Which Metrics on Hospital Quality Should Patients Pay Attention To?

Jul 24, 2017 · 23 comments
surfer66 (New York)
I live in a community that has one of the worst hospitals yet their public relations apparatus maintains that it is one of the highest rated in the region and the state. They routinely tell ER patients who walk in with severe chest pains that they have indigestion. Many walk out and have a heart attack in the parking lot while some make it home and have a heart attack three days later. One day I was on line at the bank . The woman in front of me had a tattoo of her husband on her arm. She said if it wasn't for the local hospital he would still be alive. When the radio commercial comes on touted the hospital everyone within ear shot laughs and / or swears.
It is important to know the facts behind so called ratings. Just one more sad commentary on health care in America
Shaheen15 (Methuen, Massachusetts)
There was a time when we trusted our medical care professionals. Perhaps it's not a greater gamble to do just that at this time.
Most doctors and nurses don't make the choice to care for the sick without a generous dose of empathy.
Natasha (US)
Medical errors kill over 250,000 people in the US per year, and harm countless others. Blind faith in the healthcare industry is not an option.
Janet (New York, NY)
Mortality is a deceptive metric, unfortunately. When I worked in Oncology at one of NYC's premiere hospitals, patients at death's door were sent to hospice. Some even died en route. Thus, the hospital could claim they hadn't died on their premises
Daniel (Atlanta)
This exactly what Solzhenitsyn describes in his book Cancer Ward.
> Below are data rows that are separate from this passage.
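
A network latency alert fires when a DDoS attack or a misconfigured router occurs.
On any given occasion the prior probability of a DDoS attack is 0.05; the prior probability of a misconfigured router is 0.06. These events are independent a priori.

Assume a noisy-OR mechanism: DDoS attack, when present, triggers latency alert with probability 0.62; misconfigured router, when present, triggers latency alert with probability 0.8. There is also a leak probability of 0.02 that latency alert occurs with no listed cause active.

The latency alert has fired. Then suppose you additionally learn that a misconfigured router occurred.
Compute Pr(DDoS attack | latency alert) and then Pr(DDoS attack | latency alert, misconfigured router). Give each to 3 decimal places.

Under noisy-OR, P(latency alert | causes) = 1 − (1−0.02)·∏(1−qᵢ) over the active causes.
For the numerator, keep only DDoS attack=true terms: 0.029497 + 0.002777 = 0.032274
Denominator P(latency alert): 0.02·0.95·0.94 + 0.804·0.95·0.06 + 0.6276·0.05·0.94 + 0.92552·0.05·0.06 = 0.095962
Posterior = 0.032274 / 0.095962 ≈ 0.336

Now condition on the additional information:
Enumerate both values of DDoS attack and weight by the priors:
  P(latency alert | misconfigured router) = 0.804·0.95 + 0.92552·0.05
        = 0.763800 + 0.046276 = 0.810076
Configurations with DDoS attack contribute 0.046276, so
  P(DDoS attack | latency alert, misconfigured router) = 0.046276 / 0.810076 ≈ 0.057

Pr(DDoS attack | latency alert) ≈ 0.336; Pr(DDoS attack | latency alert, misconfigured router) ≈ 0.057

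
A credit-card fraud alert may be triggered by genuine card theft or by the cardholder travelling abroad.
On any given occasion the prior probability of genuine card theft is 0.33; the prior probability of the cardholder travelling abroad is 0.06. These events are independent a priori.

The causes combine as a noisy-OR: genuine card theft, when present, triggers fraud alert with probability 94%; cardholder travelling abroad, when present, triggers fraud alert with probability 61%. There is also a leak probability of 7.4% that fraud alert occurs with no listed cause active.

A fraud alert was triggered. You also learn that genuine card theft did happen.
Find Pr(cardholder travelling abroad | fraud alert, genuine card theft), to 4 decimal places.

Under noisy-OR, P(fraud alert | causes) = 1 − (1−0.074)·∏(1−qᵢ) over the active causes.
Weight on cardholder travelling abroad=true, given the evidence: 0.978332*0.06 = 0.058700
The normalizing constant is 0.94444*0.94 + 0.978332*0.06 = 0.946474
P(cardholder travelling abroad | fraud alert, genuine card theft) = 0.058700/0.946474 ≈ 0.0620

Pr(cardholder travelling abroad | fraud alert, genuine card theft) ≈ 0.0620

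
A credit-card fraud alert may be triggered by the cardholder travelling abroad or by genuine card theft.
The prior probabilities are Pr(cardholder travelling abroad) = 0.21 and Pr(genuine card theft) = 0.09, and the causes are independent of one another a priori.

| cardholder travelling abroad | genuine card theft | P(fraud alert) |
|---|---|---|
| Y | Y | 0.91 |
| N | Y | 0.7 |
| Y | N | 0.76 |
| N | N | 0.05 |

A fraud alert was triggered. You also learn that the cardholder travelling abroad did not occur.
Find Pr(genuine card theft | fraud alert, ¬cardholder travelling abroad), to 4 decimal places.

Pr(genuine card theft | fraud alert, ¬cardholder travelling abroad) ≈ 0.5806

For the numerator, keep only genuine card theft=true terms: 0.7×0.09 = 0.063000
Normalizer over all consistent configurations: 0.05×0.91 + 0.7×0.09 = 0.108500
P(genuine card theft | fraud alert, ¬cardholder travelling abroad) = 0.063000/0.108500 ≈ 0.5806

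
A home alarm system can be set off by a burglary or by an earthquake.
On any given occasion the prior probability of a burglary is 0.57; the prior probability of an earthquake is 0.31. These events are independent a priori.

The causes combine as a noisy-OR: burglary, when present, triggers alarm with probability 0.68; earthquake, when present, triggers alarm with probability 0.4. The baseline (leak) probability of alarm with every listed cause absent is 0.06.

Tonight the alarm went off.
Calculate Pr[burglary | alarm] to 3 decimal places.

Pr[burglary | alarm] ≈ 0.847

Under noisy-OR, P(alarm | causes) = 1 − (1−0.06)·∏(1−qᵢ) over the active causes.
Enumerate the 4 (burglary, earthquake) configurations and weight by the priors:
  P(alarm) = 0.06*0.43*0.69 + 0.436*0.43*0.31 + 0.6992*0.57*0.69 + 0.81952*0.57*0.31
        = 0.017802 + 0.058119 + 0.274995 + 0.144809 = 0.495725
Configurations with burglary contribute 0.419804, so
  P(burglary | alarm) = 0.419804 / 0.495725 ≈ 0.847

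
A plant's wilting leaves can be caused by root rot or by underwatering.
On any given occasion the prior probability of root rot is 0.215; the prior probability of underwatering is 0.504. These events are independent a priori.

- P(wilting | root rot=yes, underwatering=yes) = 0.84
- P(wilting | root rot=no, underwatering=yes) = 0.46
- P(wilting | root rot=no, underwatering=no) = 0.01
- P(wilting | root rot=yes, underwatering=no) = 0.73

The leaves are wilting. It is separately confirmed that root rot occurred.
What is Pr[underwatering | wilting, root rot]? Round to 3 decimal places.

Pr[underwatering | wilting, root rot] ≈ 0.539

Weight on underwatering=true, given the evidence: 0.84·0.504 = 0.423360
Denominator P(wilting | root rot): 0.73·0.496 + 0.84·0.504 = 0.785440
Posterior = 0.423360 / 0.785440 ≈ 0.539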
We've finally caught up to the Soviet Union.
Gary James Minter (Las Vegas, Nevada)
Even the "best" hospitals make mistakes. Low-level employees do most of the real work nowadays, while doctors and nurses just drop in to sign the medical records, you need to look at the quality of the workers, not just the reputation of the famous doctor you delusionally think will be at your bedside like Dr. Marcus Welby or those other TV docs. My late mom died as the result of an error in performing a routine kidney biopsy. The PA who did the procedure accidentally cut a vein, causing internal bleeding, and the hospital did not catch his mistake until hours later, after mom started feeling bad. The bleeding caused kidney failure and brain and heart damage. Mom suffered for 6 months before passing away, unable to walk or eat without assistance. Congress better do something to control overpayments to doctors, hospitals, Big Pharma, medical supply and equipment companies, rehab programs, mental health professionals, etc. We are not getting our money's worth in health care and are being ripped off every day. Most people don't notice or care because the taxpayers are footing the bill. I support universal health care, at least for catastrophic illnesses like AIDS, cancer, heart disease, etc, for ALL citizens of the USA.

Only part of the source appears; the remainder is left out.